186 days. That’s the length between the Super Bowl and the first NFL preseason game. There’s no one more excited to see the media attention turn away from the NFL player conduct than Roger Goodell. Since the end of Super Bowl 47, more than 40 arrests involved NFL employees. More than 8 per month, almost two per week since the Super Bowl. An ugly offseason was capped off by an Aaron Hernandez murder indictment.
Goodell has a problem. Goodell took over as commissioner determined to curb the arrests in his league, but 5 years into his term, it seems as though his policies have done little to stop the arrests. From 2000 – 2006, under Paul Tagliabue, an average of 17.7 players were arrested annually. Since Goodell instituted his harsh policies, that number has increased to 28.5 arrests per offseason. But when football kicks off in September, I’m almost certain that these legal troubles aren’t going to hurt the NFL’s popularity.
America’s favorite sport has a player-safety problem, a drug and steroid issue, and its employees have a tenuous relationship with law enforcement. But somehow the NFL doesn’t seem to have an image issue.
How is this possible? I thought to myself if the NBA had as many arrests and players in legal trouble the league would suffer from a serious, possibly life-threatening image problem. So I asked myself a few questions:
Why don’t we turn our back on this violent barbaric sport? Why is it that we ignore the lawless and reckless attitudes of its players (and employees) and refuse to hold it against them by withholding our support? Why is it that the public hasn’t shunned in the same manner as we did in the pre-Stern NBA era where the league’s drug and crime issues were very much a part of post-civil rights zeitgeist? Why aren’t the troubles of Aaron Hernandez, Adam “Pacman” Jones, Ben Roethlisberger, Michael Vick, Plaxico Burress and the several others who have been arrested turning us off from the NFL?
My answer was born out of the reluctant witness in the opening scene of The Wire: “Got to, it’s America(n) man.”
When I think of the most patriotic sports images of my lifetime I think of 1) George W. Bush throwing out the first pitch of Game 3 of the 2001 World Series 2) Whitney Houston’s rendition of the national anthem during Super Bowl XXV and 3) Dallas Cowboys’ safety George Teague running onto the field with a giant American flag in the first game at Texas Stadium after the attacks of September 11th.
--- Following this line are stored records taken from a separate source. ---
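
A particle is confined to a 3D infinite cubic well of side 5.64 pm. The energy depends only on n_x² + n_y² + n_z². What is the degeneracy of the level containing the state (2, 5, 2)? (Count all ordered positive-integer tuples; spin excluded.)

degeneracy = 6

The level has n_x² + n_y² + n_z² = 33. The ordered positive-integer solutions are (1, 4, 4), (2, 2, 5), (2, 5, 2), (4, 1, 4), (4, 4, 1), (5, 2, 2).
That gives 6 states.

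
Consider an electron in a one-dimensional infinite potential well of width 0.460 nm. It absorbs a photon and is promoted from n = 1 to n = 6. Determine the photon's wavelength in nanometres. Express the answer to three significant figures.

E_1 = h²/(8m_eL²) = 2.847×10^-19 J, so ΔE = (6² − 1²)E_1 = 9.965×10^-18 J.
λ = hc/ΔE = (6.626×10^-34·2.998×10^8)/9.965×10^-18 = 1.99×10^-8 m = 19.9 nm.

λ = 19.9 nm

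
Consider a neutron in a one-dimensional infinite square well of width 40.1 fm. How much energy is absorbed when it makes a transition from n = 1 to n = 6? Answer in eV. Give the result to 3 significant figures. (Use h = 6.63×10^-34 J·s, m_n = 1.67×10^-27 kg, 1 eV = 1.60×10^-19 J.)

E_1 = h²/(8m_nL²) = 2.046×10^-14 J.
|ΔE| = |1² − 6²|·E_1 = 35·2.046×10^-14 J = 7.161×10^-13 J = 4.48×10^6 eV.

|ΔE| = 4.48×10^6 eV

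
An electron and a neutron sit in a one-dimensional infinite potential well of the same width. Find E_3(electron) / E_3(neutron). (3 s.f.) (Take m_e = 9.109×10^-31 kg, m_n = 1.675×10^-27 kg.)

1.84×10^3

E_n ∝ 1/m at fixed n and L, so the ratio is m_n/m_e = 1.675×10^-27/9.109×10^-31 = 1.84×10^3.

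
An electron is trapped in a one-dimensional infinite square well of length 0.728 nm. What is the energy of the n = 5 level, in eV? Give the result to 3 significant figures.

For an infinite well E_n = n²h²/(8m_eL²), so E_1 = h²/(8m_eL²) = (6.626×10^-34)²/(8·9.109×10^-31·(7.28×10^-10 m)²) = 1.137×10^-19 J.
Then E_5 = 5²·E_1 = 25·1.137×10^-19 J = 2.842×10^-18 J.
Converting, E_5 = 2.842×10^-18 J / (1.602×10^-19 J/eV) = 17.7 eV.

E_5 = 17.7 eV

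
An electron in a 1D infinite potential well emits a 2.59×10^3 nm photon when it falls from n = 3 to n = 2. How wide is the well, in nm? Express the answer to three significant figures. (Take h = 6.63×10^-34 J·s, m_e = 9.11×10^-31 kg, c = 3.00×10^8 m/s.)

L = 1.98 nm

The photon carries ΔE = hc/λ = 6.63×10^-34·3.00×10^8/2.59×10^-6 m = 7.680×10^-20 J.
Since ΔE = (3² − 2²)E_1, E_1 = 1.536×10^-20 J, and L = h/√(8m_eE_1) = 1.98×10^-9 m = 1.98 nm.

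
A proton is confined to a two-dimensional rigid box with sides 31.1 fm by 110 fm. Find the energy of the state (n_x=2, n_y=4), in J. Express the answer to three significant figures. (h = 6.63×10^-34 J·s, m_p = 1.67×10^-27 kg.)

For a 2D rectangular well E = (h²/8m_p)·Σ n_i²/L_i² = (6.63×10^-34)²/(8·1.67×10^-27) · [2²/(31.1 fm)² + 4²/(110 fm)²].
Evaluating gives E = 1.80×10^-13 J.

E = 1.80×10^-13 J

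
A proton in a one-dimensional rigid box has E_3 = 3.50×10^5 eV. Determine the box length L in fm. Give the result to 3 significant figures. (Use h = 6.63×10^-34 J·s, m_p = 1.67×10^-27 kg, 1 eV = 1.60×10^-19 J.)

L = 72.7 fm

From E_n = n²h²/(8m_pL²), L = n·h/√(8m_pE_n).
E_3 = 3.50×10^5 eV = 5.600×10^-14 J, so L = 3·6.63×10^-34/√(8·1.67×10^-27·5.600×10^-14) = 7.27×10^-14 m = 72.7 fm.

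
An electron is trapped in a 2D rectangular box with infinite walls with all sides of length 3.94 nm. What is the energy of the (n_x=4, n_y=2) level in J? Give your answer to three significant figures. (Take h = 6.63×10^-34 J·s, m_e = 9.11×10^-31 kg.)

E = 7.77×10^-20 J

For a 2D rectangular well E = (h²/8m_e)·Σ n_i²/L_i² = (6.63×10^-34)²/(8·9.11×10^-31) · [4²/(3.94 nm)² + 2²/(3.94 nm)²].
Evaluating gives E = 7.77×10^-20 J.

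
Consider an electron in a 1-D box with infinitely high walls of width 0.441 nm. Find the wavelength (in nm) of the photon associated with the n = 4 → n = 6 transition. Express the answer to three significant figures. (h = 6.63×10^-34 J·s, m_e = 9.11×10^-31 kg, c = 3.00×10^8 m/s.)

E_1 = h²/(8m_eL²) = 3.101×10^-19 J, so ΔE = (6² − 4²)E_1 = 6.202×10^-18 J.
λ = hc/ΔE = (6.63×10^-34·3.00×10^8)/6.202×10^-18 = 3.21×10^-8 m = 32.1 nm.

λ = 32.1 nm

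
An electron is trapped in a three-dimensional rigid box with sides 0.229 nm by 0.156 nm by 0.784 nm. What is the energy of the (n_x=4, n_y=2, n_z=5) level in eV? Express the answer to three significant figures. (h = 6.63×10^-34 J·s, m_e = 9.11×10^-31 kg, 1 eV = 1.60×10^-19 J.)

For a 3D rectangular well E = (h²/8m_e)·Σ n_i²/L_i² = (6.63×10^-34)²/(8·9.11×10^-31) · [4²/(0.229 nm)² + 2²/(0.156 nm)² + 5²/(0.784 nm)²].
Evaluating gives E = 3.077×10^-17 J = 192 eV.

E = 192 eV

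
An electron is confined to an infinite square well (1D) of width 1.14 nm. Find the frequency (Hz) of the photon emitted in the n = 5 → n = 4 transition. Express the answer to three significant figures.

f = 6.30×10^14 Hz

E_1 = h²/(8m_eL²) = 4.636×10^-20 J and ΔE = (5² − 4²)E_1 = 4.172×10^-19 J.
f = ΔE/h = 4.172×10^-19/6.626×10^-34 = 6.30×10^14 Hz.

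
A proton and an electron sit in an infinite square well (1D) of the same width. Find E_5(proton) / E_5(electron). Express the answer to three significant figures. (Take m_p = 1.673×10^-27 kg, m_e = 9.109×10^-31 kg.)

5.44×10^-4

E_n ∝ 1/m at fixed n and L, so the ratio is m_e/m_p = 9.109×10^-31/1.673×10^-27 = 5.44×10^-4.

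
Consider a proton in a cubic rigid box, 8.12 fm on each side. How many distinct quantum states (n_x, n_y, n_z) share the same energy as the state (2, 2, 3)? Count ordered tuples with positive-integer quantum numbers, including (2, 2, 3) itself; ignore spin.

The level has n_x² + n_y² + n_z² = 17. The ordered positive-integer solutions are (2, 2, 3), (2, 3, 2), (3, 2, 2).
That gives 3 states.

degeneracy = 3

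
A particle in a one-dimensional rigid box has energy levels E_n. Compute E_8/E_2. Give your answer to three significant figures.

E_n ∝ n², so E_8/E_2 = 8²/2² = 64/4 = 16.0.

16.0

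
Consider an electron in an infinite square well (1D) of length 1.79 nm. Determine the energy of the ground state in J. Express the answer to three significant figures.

For an infinite well E_n = n²h²/(8m_eL²), so E_1 = h²/(8m_eL²) = (6.626×10^-34)²/(8·9.109×10^-31·(1.79×10^-9 m)²) = 1.880×10^-20 J.

E_1 = 1.88×10^-20 J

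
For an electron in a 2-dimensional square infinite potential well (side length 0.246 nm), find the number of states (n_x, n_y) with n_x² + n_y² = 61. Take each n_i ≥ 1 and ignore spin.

degeneracy = 2

The level has n_x² + n_y² = 61. The ordered positive-integer solutions are (5, 6), (6, 5).
That gives 2 states.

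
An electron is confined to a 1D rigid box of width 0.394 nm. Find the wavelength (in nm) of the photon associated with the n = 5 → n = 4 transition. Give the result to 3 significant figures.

E_1 = h²/(8m_eL²) = 3.881×10^-19 J, so ΔE = (5² − 4²)E_1 = 3.493×10^-18 J.
λ = hc/ΔE = (6.626×10^-34·2.998×10^8)/3.493×10^-18 = 5.69×10^-8 m = 56.9 nm.

λ = 56.9 nm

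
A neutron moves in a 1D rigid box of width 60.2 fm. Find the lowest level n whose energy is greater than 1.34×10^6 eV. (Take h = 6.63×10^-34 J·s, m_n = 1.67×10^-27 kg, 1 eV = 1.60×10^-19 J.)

n = 5

E_1 = h²/(8m_nL²) = 9.079×10^-15 J = 5.674×10^4 eV.
Need n² > 1.34×10^6/5.674×10^4 = 23.62, i.e. n > 4.860.
The smallest integer satisfying this is n = 5.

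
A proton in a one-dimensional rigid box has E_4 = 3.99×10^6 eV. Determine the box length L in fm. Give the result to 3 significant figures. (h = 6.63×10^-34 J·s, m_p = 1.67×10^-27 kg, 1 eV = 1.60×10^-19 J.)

L = 28.7 fm

From E_n = n²h²/(8m_pL²), L = n·h/√(8m_pE_n).
E_4 = 3.99×10^6 eV = 6.384×10^-13 J, so L = 4·6.63×10^-34/√(8·1.67×10^-27·6.384×10^-13) = 2.87×10^-14 m = 28.7 fm.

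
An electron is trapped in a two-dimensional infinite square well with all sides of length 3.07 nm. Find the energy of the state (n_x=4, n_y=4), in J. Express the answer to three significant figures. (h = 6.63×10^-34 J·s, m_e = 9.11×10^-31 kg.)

For a 2D rectangular well E = (h²/8m_e)·Σ n_i²/L_i² = (6.63×10^-34)²/(8·9.11×10^-31) · [4²/(3.07 nm)² + 4²/(3.07 nm)²].
Evaluating gives E = 2.05×10^-19 J.

E = 2.05×10^-19 J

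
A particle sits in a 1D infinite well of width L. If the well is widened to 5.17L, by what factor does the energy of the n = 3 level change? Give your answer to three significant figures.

0.0374

E_n ∝ 1/L², so the energy scales by 1/5.17² = 0.0374.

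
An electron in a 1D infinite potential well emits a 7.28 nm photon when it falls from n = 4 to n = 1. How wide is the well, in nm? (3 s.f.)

L = 0.182 nm

The photon carries ΔE = hc/λ = 6.626×10^-34·2.998×10^8/7.28×10^-9 m = 2.729×10^-17 J.
Since ΔE = (4² − 1²)E_1, E_1 = 1.819×10^-18 J, and L = h/√(8m_eE_1) = 1.82×10^-10 m = 0.182 nm.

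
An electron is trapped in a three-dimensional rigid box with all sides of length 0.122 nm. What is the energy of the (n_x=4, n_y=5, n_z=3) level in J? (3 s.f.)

For a 3D rectangular well E = (h²/8m_e)·Σ n_i²/L_i² = (6.626×10^-34)²/(8·9.109×10^-31) · [4²/(0.122 nm)² + 5²/(0.122 nm)² + 3²/(0.122 nm)²].
Evaluating gives E = 2.02×10^-16 J.

E = 2.02×10^-16 J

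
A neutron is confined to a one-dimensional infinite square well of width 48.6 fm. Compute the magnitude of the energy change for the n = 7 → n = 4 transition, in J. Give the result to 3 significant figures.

E_1 = h²/(8m_nL²) = 1.387×10^-14 J.
|ΔE| = |7² − 4²|·E_1 = 33·1.387×10^-14 J = 4.58×10^-13 J.

|ΔE| = 4.58×10^-13 J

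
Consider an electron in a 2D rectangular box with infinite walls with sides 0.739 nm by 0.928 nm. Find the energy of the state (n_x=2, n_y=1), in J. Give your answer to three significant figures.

For a 2D rectangular well E = (h²/8m_e)·Σ n_i²/L_i² = (6.626×10^-34)²/(8·9.109×10^-31) · [2²/(0.739 nm)² + 1²/(0.928 nm)²].
Evaluating gives E = 5.11×10^-19 J.

E = 5.11×10^-19 J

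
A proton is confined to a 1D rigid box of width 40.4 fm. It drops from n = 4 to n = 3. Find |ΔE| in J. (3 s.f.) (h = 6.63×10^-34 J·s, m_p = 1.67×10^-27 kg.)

|ΔE| = 1.41×10^-13 J

E_1 = h²/(8m_pL²) = 2.016×10^-14 J.
|ΔE| = |4² − 3²|·E_1 = 7·2.016×10^-14 J = 1.41×10^-13 J.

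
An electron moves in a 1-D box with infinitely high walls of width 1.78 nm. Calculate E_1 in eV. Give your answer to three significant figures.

E_1 = 0.119 eV

For an infinite well E_n = n²h²/(8m_eL²), so E_1 = h²/(8m_eL²) = (6.626×10^-34)²/(8·9.109×10^-31·(1.78×10^-9 m)²) = 1.902×10^-20 J.
Converting, E_1 = 1.902×10^-20 J / (1.602×10^-19 J/eV) = 0.119 eV.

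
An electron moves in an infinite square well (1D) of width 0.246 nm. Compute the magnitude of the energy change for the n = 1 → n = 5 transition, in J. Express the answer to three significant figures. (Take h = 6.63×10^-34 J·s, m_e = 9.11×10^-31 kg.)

E_1 = h²/(8m_eL²) = 9.967×10^-19 J.
|ΔE| = |1² − 5²|·E_1 = 24·9.967×10^-19 J = 2.39×10^-17 J.

|ΔE| = 2.39×10^-17 J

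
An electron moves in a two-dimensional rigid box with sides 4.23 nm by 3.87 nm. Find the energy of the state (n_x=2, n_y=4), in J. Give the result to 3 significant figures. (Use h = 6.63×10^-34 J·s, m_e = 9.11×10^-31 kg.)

E = 7.79×10^-20 J

For a 2D rectangular well E = (h²/8m_e)·Σ n_i²/L_i² = (6.63×10^-34)²/(8·9.11×10^-31) · [2²/(4.23 nm)² + 4²/(3.87 nm)²].
Evaluating gives E = 7.79×10^-20 J.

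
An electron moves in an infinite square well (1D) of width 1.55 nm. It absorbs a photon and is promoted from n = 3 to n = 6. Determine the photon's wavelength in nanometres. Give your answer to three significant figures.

E_1 = h²/(8m_eL²) = 2.508×10^-20 J, so ΔE = (6² − 3²)E_1 = 6.772×10^-19 J.
λ = hc/ΔE = (6.626×10^-34·2.998×10^8)/6.772×10^-19 = 2.93×10^-7 m = 293 nm.

λ = 293 nm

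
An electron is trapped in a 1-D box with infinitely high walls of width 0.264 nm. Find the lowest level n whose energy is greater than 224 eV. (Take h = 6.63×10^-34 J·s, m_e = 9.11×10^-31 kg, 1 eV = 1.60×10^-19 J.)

E_1 = h²/(8m_eL²) = 8.654×10^-19 J = 5.409 eV.
Need n² > 224/5.409 = 41.41, i.e. n > 6.435.
The smallest integer satisfying this is n = 7.

n = 7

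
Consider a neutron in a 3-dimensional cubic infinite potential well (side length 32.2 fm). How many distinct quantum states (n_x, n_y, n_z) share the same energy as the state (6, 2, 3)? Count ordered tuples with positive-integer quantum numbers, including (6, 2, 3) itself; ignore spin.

The level has n_x² + n_y² + n_z² = 49. The ordered positive-integer solutions are (2, 3, 6), (2, 6, 3), (3, 2, 6), (3, 6, 2), (6, 2, 3), (6, 3, 2).
That gives 6 states.

degeneracy = 6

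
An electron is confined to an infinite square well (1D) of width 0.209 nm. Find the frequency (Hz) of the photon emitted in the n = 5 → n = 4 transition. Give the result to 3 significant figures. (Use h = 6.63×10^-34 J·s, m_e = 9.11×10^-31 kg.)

f = 1.87×10^16 Hz

E_1 = h²/(8m_eL²) = 1.381×10^-18 J and ΔE = (5² − 4²)E_1 = 1.243×10^-17 J.
f = ΔE/h = 1.243×10^-17/6.63×10^-34 = 1.87×10^16 Hz.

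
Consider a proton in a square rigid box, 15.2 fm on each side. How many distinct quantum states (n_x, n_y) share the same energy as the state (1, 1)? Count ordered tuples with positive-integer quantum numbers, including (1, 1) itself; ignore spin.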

Out of the four major sports in this country, there’s only one that has successful combined off-the-field patriotic branding with an impeccable on-field entertainment and it’s the NFL.
On the flip side the NBA hasn’t done as good a job as its counterpart of tapping into the patriotism that the NFL and the MLB. After the Jordan-era the NBA decided it was going to market the Association as the rebel league. Rebellion and Patriotism don’t mix. They embraced Allen Iverson, marketed the league to an urban demographic and embraced Hip-Hop like no other league. The problem? The average NBA consumer/season ticket-holder is a 40-year old white male. Not exactly the target demographic of the Hip-Hop world. The backlash against NBA was strong and piqued with the 2004 “Malice at the Palace” brawl. The marketing of the NBA as a rebel league soon backfired on the NBA; the rebellion wasn’t cool, it didn’t appeal to the sensibilities of corporate America and it hurt the league. The anti-NBA sentiment was so strong people were rooting against the 2004 Olympic basketball team, because many felt that team representation of all that was wrong with the league.
If the NFL had a national team in the Olympics, can you imagine that happening? I doubt it.
Basketball by nature is a far more individualistic sport than football. Basketball is a less rigid flashy sport. Basketball is Jazz and Rock n Roll, football is a symphony orchestra. Much like Jazz and Rock, it’ll take some time before corporate America catches onto the status quo of tattooed, ornately, garishly dressed fashion-forward basketball players. But not yet, the NBA continues to walk on public relations egg shells; always dangling precariously between attractive and provocative because of its magnetic irreverent personalities and repulsing because of its magnetic and irreverent players.
As long as images and memes like this exist, the NBA will never be sport of the “every man.”
The NFL is the ultimate blue-collar league. Through the structure of the game, marketing and careful attention to its audience, the NFL is the ultimate symbol of American hyper-masculinity. The NFL appeals to the reptilian section of the brain. The big hits, the primitive screams, the violence, the NFL players are our modern day gladiators. No professional sport resembles the marriage between the camaraderie of men (and sometimes women) and violence similar to the military like the NFL. And the NFL doesn’t back down from it either. You can’t get through an NFL game without several commercials and references to the marines, army, navy or the troops. It’s a beautiful and necessary nod to a game that takes so many of its principles from military practices.
America loves its troops. The NFL publicly (and genuinely) embraces the troops. Thus we love the NFL. Simple enough right?
Not even close. In the mean time let’s sweep this under the rug and start putting together our mock fantasy drafts.